This thread was interesting enough, and I happened to have a truck to test with.
Truck 2014 half ton lariat eld rear, very plain, fairly new street tires:
Test area flat clayish pasture, fescue ~4 inches tall (I mow an area for a shooting range) ground soft frozen under 8" of snow over half inch of melt/freeze ice.
First, I am amazed at how well traction control and abs work MOST of the time, for this test (and doing donuts) they are useless. I am able to "disable" tc while in 2wd but, it kicks back in at a fairly low speed, so I couldn't simply floor it and see if I could eventually find the bottom and dig out, but I think I got useful results. The data bellow is with tc disabled as best you can, it does go away in 4 low.
1. 2wd eld (electric locking rear diff) off. If careful and slightly down hill you could start and move, and build momentum. If dead flat or slightly up hill only spin. If side hill would either spin or move based on if there was any up down grade to go with the side hill, either way would stay facing the same direction.
2. 2wd eld on. If down hill would start a little easier than no lock. Up hill would still only spin. If side hill rear tires would immediately seek the down hill direction.

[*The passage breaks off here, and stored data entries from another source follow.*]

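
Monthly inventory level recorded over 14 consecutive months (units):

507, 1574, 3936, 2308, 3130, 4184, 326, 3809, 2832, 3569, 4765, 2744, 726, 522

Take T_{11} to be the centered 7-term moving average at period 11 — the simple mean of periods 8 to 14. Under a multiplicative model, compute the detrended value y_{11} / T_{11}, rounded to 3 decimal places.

Trend T_11 = (3809 + 2832 + 3569 + 4765 + 2744 + 726 + 522) / 7 = 18967/7 = 2709.57143
Ratio to trend: 4765 / 2709.57143 = 1.759

1.759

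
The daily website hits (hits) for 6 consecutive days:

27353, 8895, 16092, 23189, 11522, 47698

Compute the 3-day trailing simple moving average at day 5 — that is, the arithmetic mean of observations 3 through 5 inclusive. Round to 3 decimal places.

Sum of periods 3–5: 16092 + 23189 + 11522 = 50803
Divide by 3: 50803 / 3 = 16934.333

16934.333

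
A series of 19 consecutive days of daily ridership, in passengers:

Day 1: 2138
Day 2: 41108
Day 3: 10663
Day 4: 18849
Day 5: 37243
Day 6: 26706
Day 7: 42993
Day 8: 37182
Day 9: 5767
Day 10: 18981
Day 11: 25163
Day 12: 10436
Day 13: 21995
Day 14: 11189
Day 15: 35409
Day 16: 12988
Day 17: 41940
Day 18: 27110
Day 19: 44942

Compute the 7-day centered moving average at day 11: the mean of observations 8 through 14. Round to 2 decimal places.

18673.29

Sum of periods 8–14: 37182 + 5767 + 18981 + 25163 + 10436 + 21995 + 11189 = 130713
Divide by 7: 130713 / 7 = 18673.29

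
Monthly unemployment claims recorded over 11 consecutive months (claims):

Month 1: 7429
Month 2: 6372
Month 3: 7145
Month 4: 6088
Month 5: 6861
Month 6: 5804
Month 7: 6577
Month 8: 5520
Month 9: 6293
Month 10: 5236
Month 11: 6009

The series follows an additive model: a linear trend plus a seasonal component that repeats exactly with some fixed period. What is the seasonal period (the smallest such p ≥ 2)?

First differences y_{t+1} − y_t: -1057, 773, -1057, 773, -1057, 773, …
The difference pattern repeats every 2 terms and not for any smaller step, so p = 2.

2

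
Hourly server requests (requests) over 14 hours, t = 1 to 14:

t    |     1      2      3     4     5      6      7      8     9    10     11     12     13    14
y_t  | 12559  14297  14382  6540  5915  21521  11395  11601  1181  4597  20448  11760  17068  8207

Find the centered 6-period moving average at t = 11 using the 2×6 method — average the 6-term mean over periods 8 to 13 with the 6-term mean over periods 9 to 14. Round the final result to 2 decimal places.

10826.33

Sum over 8–13: 11601 + 1181 + 4597 + 20448 + 11760 + 17068 = 66655
Sum over 9–14: 1181 + 4597 + 20448 + 11760 + 17068 + 8207 = 63261
CMA at t=11 = (66655 + 63261) / (2·6) = 129916 / 12 = 10826.33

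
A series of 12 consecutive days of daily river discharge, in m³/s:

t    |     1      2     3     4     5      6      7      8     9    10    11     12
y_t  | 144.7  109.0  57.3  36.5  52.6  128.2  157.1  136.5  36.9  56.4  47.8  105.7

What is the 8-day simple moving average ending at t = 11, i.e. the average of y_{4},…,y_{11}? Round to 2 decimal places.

81.50

Sum of periods 4–11: 36.5 + 52.6 + 128.2 + 157.1 + 136.5 + 36.9 + 56.4 + 47.8 = 652.0
Divide by 8: 652.0 / 8 = 81.50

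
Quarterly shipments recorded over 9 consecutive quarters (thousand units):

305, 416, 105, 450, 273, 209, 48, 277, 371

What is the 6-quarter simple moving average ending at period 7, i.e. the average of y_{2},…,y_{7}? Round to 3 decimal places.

Sum of periods 2–7: 416 + 105 + 450 + 273 + 209 + 48 = 1501
Divide by 6: 1501 / 6 = 250.167

250.167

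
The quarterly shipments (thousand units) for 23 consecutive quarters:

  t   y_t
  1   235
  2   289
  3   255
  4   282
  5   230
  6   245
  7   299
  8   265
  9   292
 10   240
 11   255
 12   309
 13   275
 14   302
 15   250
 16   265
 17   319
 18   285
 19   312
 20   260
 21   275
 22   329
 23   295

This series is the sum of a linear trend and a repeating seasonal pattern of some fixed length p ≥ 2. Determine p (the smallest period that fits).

5

First differences y_{t+1} − y_t: 54, -34, 27, -52, 15, 54, -34, 27, -52, 15, 54, -34, …
The difference pattern repeats every 5 terms and not for any smaller step, so p = 5.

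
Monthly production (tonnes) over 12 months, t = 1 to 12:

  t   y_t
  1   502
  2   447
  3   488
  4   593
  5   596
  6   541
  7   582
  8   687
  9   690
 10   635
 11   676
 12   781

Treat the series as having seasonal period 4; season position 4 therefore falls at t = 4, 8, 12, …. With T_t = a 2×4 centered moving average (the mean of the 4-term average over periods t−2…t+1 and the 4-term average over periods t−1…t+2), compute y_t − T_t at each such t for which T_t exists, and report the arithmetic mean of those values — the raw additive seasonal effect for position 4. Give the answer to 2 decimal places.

50.25

Season position 4 occurs at t = 4, 8 (where T_t is defined).
t=4: T_4 = 542.7500; y_4 − T_4 = 593 − 542.7500 = 50.2500
t=8: T_8 = 636.7500; y_8 − T_8 = 687 − 636.7500 = 50.2500
Mean deviation: (50.2500 + 50.2500) / 2 = 50.25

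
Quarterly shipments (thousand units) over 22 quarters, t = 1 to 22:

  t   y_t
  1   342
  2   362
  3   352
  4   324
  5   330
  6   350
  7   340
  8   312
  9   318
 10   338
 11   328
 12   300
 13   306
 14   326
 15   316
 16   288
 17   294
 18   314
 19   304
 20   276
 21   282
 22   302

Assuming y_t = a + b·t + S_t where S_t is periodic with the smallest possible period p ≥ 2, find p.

4

First differences y_{t+1} − y_t: 20, -10, -28, 6, 20, -10, -28, 6, 20, -10, …
The difference pattern repeats every 4 terms and not for any smaller step, so p = 4.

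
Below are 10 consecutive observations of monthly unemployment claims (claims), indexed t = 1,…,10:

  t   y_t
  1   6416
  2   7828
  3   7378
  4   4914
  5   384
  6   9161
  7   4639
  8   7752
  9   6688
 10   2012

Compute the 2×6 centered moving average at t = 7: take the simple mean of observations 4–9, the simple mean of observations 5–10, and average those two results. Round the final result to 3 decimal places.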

3. 4wd (I used low just to completely eliminate tc). If careful it would start and track without spinning with or without eld on. If you hammered it, it would spin, and move straight without eld, and with eld it would bite better, but the rear would point down hill.
I have an 03 lariat as well, with limited slip and real tires, no drivers assist except abs.
I would have filmed the test but leadership was un-excited about holding the camera when it was cold, watching me try to brake the truck.
Definitive opinions:
1. Lockers have a limited use case, split mui (one side of boat ramp wet, dropped both right wheels in a muddy ditch) or drag racing. For people that didn't grow up driving rear wheel drive cars/trucks, it is probably a liability.
2. Drivers assist "stuff" stability control, traction control, anti lock breaks are probably a strong positive with a few exceptions, ya ought to be able to turn the darn stuff off when you want to do donuts though

IF for some reason I was going to let leadership drive on bad roads, it would be the 14 and not the 03.